JAKARTA – Tim Advokasi untuk Demokrasi (TAUD) melaporkan kasus penyiraman air keras terhadap aktivis KontraS, Andrie Yunus, ke Bareskrim Polri menggunakan laporan tipe B, yang berarti laporan langsung oleh pihak korban. Pelaporan ini merupakan tindak lanjut dari pelimpahan bukti dan petunjuk dari Direktorat Reserse Kriminal Umum Polda Metro Jaya kepada Pusat Polisi Militer (Puspom) TNI terkait perkara tersebut.

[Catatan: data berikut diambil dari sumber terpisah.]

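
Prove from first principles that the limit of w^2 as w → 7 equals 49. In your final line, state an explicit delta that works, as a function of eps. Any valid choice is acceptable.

Let eps > 0 be given. We seek delta > 0 with 0 < |w − 7| < delta ⇒ |w^2 − 49| < eps.
Factor: w^2 − 49 = (w − 7)(w + 7), so |w^2 − 49| = |w − 7|·|w + 7|.
Restrict delta ≤ 1. Then |w − 7| < 1 gives |w| < 8, so by the triangle inequality |w + 7| ≤ 8 + 7 = 15.
Hence |w^2 − 49| ≤ 15|w − 7|, which is < eps once |w − 7| < eps/15.
Take delta = min(1, eps/15). If 0 < |w − 7| < delta then both bounds hold and |w^2 − 49| ≤ 15|w − 7| < 15·(eps/15) = eps.

delta = min(1, eps/15)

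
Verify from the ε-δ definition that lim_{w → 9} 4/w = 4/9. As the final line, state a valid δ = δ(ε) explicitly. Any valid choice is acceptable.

Let ε > 0 be given. We seek δ > 0 such that 0 < |w − 9| < δ implies |4/w − (4/9)| < ε.
|4/w − (4/9)| = 4·|9 − w|/(9·|w|) = 4|w − 9|/(9|w|).
Require δ ≤ 9/2 so that |w| > 9 − 9/2 = 9/2, hence 9|w| > 81/2.
Then |4/w − (4/9)| < 4|w − 9|/(81/2), which is < ε when |w − 9| < (81/8)ε.
Take δ = min(9/2, (81/8)ε). Then 0 < |w − 9| < δ gives both |w − 9| < 9/2 and |w − 9| < (81/8)ε, so |4/w − (4/9)| < ε.

δ = min(9/2, (81/8)ε)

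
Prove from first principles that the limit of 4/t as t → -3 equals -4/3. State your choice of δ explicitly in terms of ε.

δ = min(3/2, (9/8)ε)

Let ε > 0 be given. We seek δ > 0 such that 0 < |t + 3| < δ implies |4/t + 4/3| < ε.
|4/t + 4/3| = 4·|-3 − t|/(3·|t|) = 4|t + 3|/(3|t|).
Require δ ≤ 3/2 so that |t| > 3 − 3/2 = 3/2, hence 3|t| > 9/2.
Then |4/t + 4/3| < 4|t + 3|/(9/2), which is < ε when |t + 3| < (9/8)ε.
Take δ = min(3/2, (9/8)ε). Then 0 < |t + 3| < δ gives both |t + 3| < 3/2 and |t + 3| < (9/8)ε, so |4/t + 4/3| < ε.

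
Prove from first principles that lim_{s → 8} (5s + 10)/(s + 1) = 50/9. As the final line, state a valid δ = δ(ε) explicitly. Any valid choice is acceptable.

δ = min(9/2, (81/10)ε)

Let ε > 0 be given. We want δ > 0 with 0 < |s − 8| < δ ⇒ |(5s + 10)/(s + 1) − (50/9)| < ε.
Combining over a common denominator, (5s + 10)/(s + 1) − (50/9) = [(5s + 10)·9 − 50·(s + 1)] / [9·(s + 1)] = -5(s − 8) / (9(s + 1)).
So |(5s + 10)/(s + 1) − (50/9)| = 5|s − 8| / (9·|s + 1|).
Require δ ≤ 9/2, so |s + 1| ≥ |9| − |s − 8| > 9 − 9/2 = 9/2.
Hence |(5s + 10)/(s + 1) − (50/9)| < 5|s − 8|/(9·(9/2)) = (10/81)|s − 8|, which is < ε once |s − 8| < (81/10)ε.
Take δ = min(9/2, (81/10)ε). Then 0 < |s − 8| < δ forces both bounds, so |(5s + 10)/(s + 1) − (50/9)| < ε.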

“Jadi kami hari ini menindaklanjutinya dengan membuat laporan tipe B atau laporan langsung dari korban yang diwakilkan oleh TAUD, memberikan laporan ini kepada Mabes Polri, terutama ke bagian Pidana Umum,” kata Koordinator KontraS, Dimas Bagus Arya kepada wartawan di Mabes Polri, Jakarta Selatan, Rabu (8/4/2026) malam.

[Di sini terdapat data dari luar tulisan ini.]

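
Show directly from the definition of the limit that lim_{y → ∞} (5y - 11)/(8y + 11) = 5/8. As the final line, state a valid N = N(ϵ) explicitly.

N = (143/64)/ϵ

Fix ϵ > 0. We seek N > 0 such that y > N implies |(5y - 11)/(8y + 11) − (5/8)| < ϵ.
(5y - 11)/(8y + 11) − (5/8) = (8(5y - 11) − 5(8y + 11)) / (8(8y + 11)) = -143/(8(8y + 11)).
For y > 0 we have 8y + 11 > 8y, so |(5y - 11)/(8y + 11) − (5/8)| = 143/(8(8y + 11)) < 143/(8·8y) = (143/64)/y.
Thus |(5y - 11)/(8y + 11) − (5/8)| < ϵ whenever y > (143/64)/ϵ.
Take N = (143/64)/ϵ. If y > N then |(5y - 11)/(8y + 11) − (5/8)| < (143/64)/y < ϵ.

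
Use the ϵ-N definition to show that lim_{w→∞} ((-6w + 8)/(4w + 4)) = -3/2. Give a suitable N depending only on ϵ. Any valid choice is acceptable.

Fix ϵ > 0. We seek N > 0 such that w > N implies |(-6w + 8)/(4w + 4) + 3/2| < ϵ.
(-6w + 8)/(4w + 4) + 3/2 = (4(-6w + 8) − (-6)(4w + 4)) / (4(4w + 4)) = 56/(4(4w + 4)).
For w > 0 we have 4w + 4 > 4w, so |(-6w + 8)/(4w + 4) + 3/2| = 56/(4(4w + 4)) < 56/(4·4w) = (7/2)/w.
Thus |(-6w + 8)/(4w + 4) + 3/2| < ϵ whenever w > (7/2)/ϵ.
Take N = (7/2)/ϵ. If w > N then |(-6w + 8)/(4w + 4) + 3/2| < (7/2)/w < ϵ.

N = (7/2)/ϵ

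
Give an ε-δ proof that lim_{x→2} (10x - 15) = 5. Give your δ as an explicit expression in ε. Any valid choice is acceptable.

δ = ε/10

Fix ε > 0. We need δ > 0 so that 0 < |x − 2| < δ implies |(10x - 15) − 5| < ε.
|(10x - 15) − 5| = |10x - 20| = 10|x − 2|.
Thus it suffices that |x − 2| < ε/10.
Take δ = ε/10. If 0 < |x − 2| < δ then |(10x - 15) − 5| = 10|x − 2| < 10·(ε/10) = ε.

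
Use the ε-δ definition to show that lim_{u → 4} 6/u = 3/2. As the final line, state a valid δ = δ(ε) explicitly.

δ = min(2, (4/3)ε)

Fix ε > 0. We seek δ > 0 such that 0 < |u − 4| < δ implies |6/u − (3/2)| < ε.
|6/u − (3/2)| = 6·|4 − u|/(4·|u|) = 6|u − 4|/(4|u|).
Restrict δ ≤ 2. Then |u − 4| < 2 gives |u| > 2, so 4|u| > 8.
Then |6/u − (3/2)| < 6|u − 4|/8, which is < ε when |u − 4| < (4/3)ε.
Take δ = min(2, (4/3)ε). Then 0 < |u − 4| < δ gives both |u − 4| < 2 and |u − 4| < (4/3)ε, so |6/u − (3/2)| < ε.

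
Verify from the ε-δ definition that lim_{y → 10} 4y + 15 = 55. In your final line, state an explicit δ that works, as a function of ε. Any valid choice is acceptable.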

Dalam laporannya, TAUD memasukkan dugaan tindak pidana percobaan pembunuhan berencana, selain juga menggunakan konstruksi pasal terkait tindak pidana terorisme.
“Pasal yang kami sampaikan dalam laporan adalah Pasal 459 terkait percobaan pembunuhan berencana. Kami juga menanggapi pernyataan Presiden Prabowo bahwa tindakan yang menimpa Andrie merupakan bagian dari tindak terorisme, sehingga kami menggunakan konstruksi pasal pidana terorisme,” ujarnya.